CMBA Profile: Silent Locations/Chaplin-Keaton-Lloyd Film Locations


Each month, the CMBA profiles one of its members and their classic movie blog. This month, we’re featuring John, who writes at Silent Locations/Chaplin-Keaton-LloydFilm Locations.

CMBA: What do you find most intriguing about silent film locations, which you showcase in your blog?

Silent Locations/Chaplin-Keaton-Lloyd Film Locations: Movies inspire, inform, and entertain. But they’re also time machines, a window into the past. What fashions did people wear in the 1930s? What cars did they drive in the 1950s? Just watch a classic film.

With time, each movie becomes its own documentary, reflecting the era and culture in which it was made. Silent movies evoke this time travel even more profoundly. Unburdened by film permits and truckloads of sound equipment, the early filmmakers were free to film wherever they wished, capturing real-life settings and events now a century or more old. Los Angeles in particular would become the most photographed city in the world. 
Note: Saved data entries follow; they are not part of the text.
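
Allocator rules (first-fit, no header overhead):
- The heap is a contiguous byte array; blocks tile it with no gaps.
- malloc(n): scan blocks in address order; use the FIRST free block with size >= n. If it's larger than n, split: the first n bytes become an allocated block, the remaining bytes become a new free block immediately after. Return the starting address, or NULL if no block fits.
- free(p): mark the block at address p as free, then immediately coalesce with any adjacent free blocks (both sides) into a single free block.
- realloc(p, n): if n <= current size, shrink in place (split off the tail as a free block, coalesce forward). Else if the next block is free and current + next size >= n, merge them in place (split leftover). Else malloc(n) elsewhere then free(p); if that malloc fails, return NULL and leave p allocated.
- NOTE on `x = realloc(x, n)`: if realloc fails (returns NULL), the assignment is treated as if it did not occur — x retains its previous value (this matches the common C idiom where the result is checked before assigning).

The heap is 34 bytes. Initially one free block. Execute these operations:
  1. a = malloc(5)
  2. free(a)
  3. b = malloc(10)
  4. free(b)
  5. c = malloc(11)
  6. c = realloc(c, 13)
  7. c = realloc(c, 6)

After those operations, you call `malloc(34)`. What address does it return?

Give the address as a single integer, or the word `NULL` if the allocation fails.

Answer: NULL

Derivation:
Op 1: a = malloc(5) -> a = 0; heap: [0-4 ALLOC][5-33 FREE]
Op 2: free(a) -> (freed a); heap: [0-33 FREE]
Op 3: b = malloc(10) -> b = 0; heap: [0-9 ALLOC][10-33 FREE]
Op 4: free(b) -> (freed b); heap: [0-33 FREE]
Op 5: c = malloc(11) -> c = 0; heap: [0-10 ALLOC][11-33 FREE]
Op 6: c = realloc(c, 13) -> c = 0; heap: [0-12 ALLOC][13-33 FREE]
Op 7: c = realloc(c, 6) -> c = 0; heap: [0-5 ALLOC][6-33 FREE]
malloc(34): first-fit scan over [0-5 ALLOC][6-33 FREE] -> NULL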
Each location tells a story. But collectively, as with the tiles of a mosaic, patterns and stories emerge, revealing long-forgotten interconnections, and providing a narrative view of filmmaking in Los Angeles from an entirely new perspective, as captured in the background of early film. For example, we now know Buster Keaton filmed scenes a block from the Chaplin Studio, and across the street from the Pickford-Fairbanks Studio. Did he stop to visit? Perhaps. But knowing this context, knowing Buster was fully aware of his proximity when filming, allows us true and previously unknown insight into his private thoughts. Not by reading often unreliable newspaper accounts, but by believing our own eyes. With each location, with each connection, this lost world becomes clearer and more immersive.
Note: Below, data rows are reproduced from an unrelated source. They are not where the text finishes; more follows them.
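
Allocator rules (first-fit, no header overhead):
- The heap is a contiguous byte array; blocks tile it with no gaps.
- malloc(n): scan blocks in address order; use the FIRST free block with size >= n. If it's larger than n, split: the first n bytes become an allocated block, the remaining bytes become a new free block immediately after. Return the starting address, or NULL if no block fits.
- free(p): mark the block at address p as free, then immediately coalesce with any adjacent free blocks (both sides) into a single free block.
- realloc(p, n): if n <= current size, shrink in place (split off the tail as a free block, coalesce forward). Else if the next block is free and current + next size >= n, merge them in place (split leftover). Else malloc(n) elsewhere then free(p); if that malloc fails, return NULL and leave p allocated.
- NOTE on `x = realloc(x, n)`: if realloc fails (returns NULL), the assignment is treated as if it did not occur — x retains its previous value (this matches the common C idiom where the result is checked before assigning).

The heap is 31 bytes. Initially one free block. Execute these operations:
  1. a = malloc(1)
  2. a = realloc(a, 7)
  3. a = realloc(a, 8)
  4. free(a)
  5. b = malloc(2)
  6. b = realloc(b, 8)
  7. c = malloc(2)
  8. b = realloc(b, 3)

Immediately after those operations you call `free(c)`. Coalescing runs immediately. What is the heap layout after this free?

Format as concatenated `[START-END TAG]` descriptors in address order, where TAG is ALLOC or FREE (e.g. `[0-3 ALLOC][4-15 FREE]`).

Op 1: a = malloc(1) -> a = 0; heap: [0-0 ALLOC][1-30 FREE]
Op 2: a = realloc(a, 7) -> a = 0; heap: [0-6 ALLOC][7-30 FREE]
Op 3: a = realloc(a, 8) -> a = 0; heap: [0-7 ALLOC][8-30 FREE]
Op 4: free(a) -> (freed a); heap: [0-30 FREE]
Op 5: b = malloc(2) -> b = 0; heap: [0-1 ALLOC][2-30 FREE]
Op 6: b = realloc(b, 8) -> b = 0; heap: [0-7 ALLOC][8-30 FREE]
Op 7: c = malloc(2) -> c = 8; heap: [0-7 ALLOC][8-9 ALLOC][10-30 FREE]
Op 8: b = realloc(b, 3) -> b = 0; heap: [0-2 ALLOC][3-7 FREE][8-9 ALLOC][10-30 FREE]
free(c): c = 8 -> block [8-9 ALLOC]; mark free, coalesce with adjacent free neighbors -> [0-2 ALLOC][3-30 FREE]

Answer: [0-2 ALLOC][3-30 FREE]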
CMBA: Is there a classic film that you find yourself watching again and again?

Silent Locations/Chaplin-Keaton-Lloyd Film Locations: Buster Keaton’s short film Cops (1922) remains my all-time favorite repeat-viewing film. The movie is remarkable for so many reasons. First, it features Buster’s famous stunt where he runs from an alley pursued by a mob of angry police officers and escapes by grabbing a passing car one-handed, flying out of frame. I later discovered Charlie Chaplin filmed scenes from The Kid (1921), and Harold Lloyd filmed scenes from Safety Last! (1923) at the same alley. Each landmark film has been inducted into the Library of Congress (LOC) National Film Registry, and Hollywood Heritage has now honored the site, the Chaplin-Keaton-Lloyd Alley, with a bronze plaque.
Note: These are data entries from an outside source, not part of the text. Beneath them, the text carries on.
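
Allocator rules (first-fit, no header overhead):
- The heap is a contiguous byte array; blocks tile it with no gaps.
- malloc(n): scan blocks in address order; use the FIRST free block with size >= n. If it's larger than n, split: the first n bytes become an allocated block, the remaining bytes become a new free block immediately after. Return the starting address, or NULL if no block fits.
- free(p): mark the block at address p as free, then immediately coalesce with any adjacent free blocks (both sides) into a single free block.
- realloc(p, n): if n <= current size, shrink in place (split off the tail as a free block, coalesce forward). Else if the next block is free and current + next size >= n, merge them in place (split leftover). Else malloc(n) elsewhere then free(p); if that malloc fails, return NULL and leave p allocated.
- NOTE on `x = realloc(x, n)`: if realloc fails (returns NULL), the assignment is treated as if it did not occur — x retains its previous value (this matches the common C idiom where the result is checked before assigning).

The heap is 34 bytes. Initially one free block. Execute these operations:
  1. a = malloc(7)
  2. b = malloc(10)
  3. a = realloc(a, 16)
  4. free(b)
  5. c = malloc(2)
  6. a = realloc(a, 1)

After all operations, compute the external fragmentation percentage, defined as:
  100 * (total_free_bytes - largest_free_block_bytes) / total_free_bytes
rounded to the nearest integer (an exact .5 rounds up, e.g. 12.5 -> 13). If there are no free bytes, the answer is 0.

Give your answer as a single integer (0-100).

Op 1: a = malloc(7) -> a = 0; heap: [0-6 ALLOC][7-33 FREE]
Op 2: b = malloc(10) -> b = 7; heap: [0-6 ALLOC][7-16 ALLOC][17-33 FREE]
Op 3: a = realloc(a, 16) -> a = 17; heap: [0-6 FREE][7-16 ALLOC][17-32 ALLOC][33-33 FREE]
Op 4: free(b) -> (freed b); heap: [0-16 FREE][17-32 ALLOC][33-33 FREE]
Op 5: c = malloc(2) -> c = 0; heap: [0-1 ALLOC][2-16 FREE][17-32 ALLOC][33-33 FREE]
Op 6: a = realloc(a, 1) -> a = 17; heap: [0-1 ALLOC][2-16 FREE][17-17 ALLOC][18-33 FREE]
Free blocks: [15 16] total_free=31 largest=16 -> 100*(31-16)/31 = 1500/31 ≈ 48.387 -> rounds to 48

Answer: 48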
Next, Cops is Buster’s only self-produced film to be filmed entirely outdoors, at exterior locations, without a single studio interior scene. The single filming stage at Buster’s small studio, originally open to the air, was finally enclosed during the time Cops was being made. So perhaps by necessity, or by inspiration, Cops contains no studio interior scenes, allowing the studio carpenters free rein to do their work.

Last, except for the final scene where Buster locks all the cops inside their own police station, only to deliver himself into their clutches when Virginia Fox rejects him (likely filmed at the Metro lot), I have identified EVERY scene in the movie. Buster filmed all across Hollywood, in Pasadena, downtown, at the University of Southern California (USC), and at four different studio backlots. The planning, logistics, and work Buster undertook staging these complicated scenes across Los Angeles is nearly beyond belief, and yet it all unfolds seamlessly onscreen.

Cops is also a fascinating time capsule. Buster’s favorite shooting spot, near the corner of Alameda and Ducommun, appears in more than a dozen shots from Cops and The Goat. This was also where D. W. Griffith had earlier filmed “modern” scenes for Intolerance, and where Chaplin filmed the rooftop chase from The Kid. Demolished around 1923, no trace of this remarkable corner exists, not even in photo archives. Instead, our only memory of this cinematic heritage site appears in the background of silent movies.

CMBA: What is most rewarding about blogging for you?

Silent Locations/Chaplin-Keaton-Lloyd Film Locations: I love reading reviews and posts about classic films that deepen and enrich our understanding and enjoyment of the films. Such essays are subjective, that’s the point, to share another person’s insights and analysis. In turn, what I find most rewarding, both with my books and now with my blog, is that my content is almost entirely objective, presenting newly discovered facts and history hiding in plain sight in the background. My goal is to promote such “new” history and information until it becomes widely known among classic film fans.

I first met Leonard Maltin twenty-six years ago when I shared with him some initial Keaton discoveries. At the time, he wrote, “I was stunned to learn that one of my all-time favorite gags—in which Buster runs through an alley and casually grabs a handle on a passing car that enables him to fly out of frame—was shot on Cahuenga Boulevard at a spot I pass several times a week!”

During the ensuing quarter century, by sharing the alley with other fans and historians, first with my books, then on my blog, and now by also creating new media such as YouTube videos, thousands of people around the world now know about the alley, now recognized with an honorary plaque. The hidden history of this once anonymous alley has finally taken hold. Uncovering new bits of history, previously unknown connections between different actors and films, and sharing this visual history so that it may become better known, is intensely gratifying and what I find most rewarding.

CMBA: What makes a film a “classic” in your opinion? Why should people care about “old” black-and-white films? What classic films do you recommend to people who may not have seen many older films?

Silent Locations/Chaplin-Keaton-Lloyd Film Locations: Regarding what makes a film classic and why we should care about and recommend older films, I’ll leave these answers in more capable hands. Suffice it to say, when something is great, it’s great and will always be great. These films capture styles, eras, storytelling, and star power that we’ll never see again but can revisit whenever we want. Everyone loves pizza, while a century ago maybe hot dogs were more popular. But why limit yourself? Why deny yourself either choice?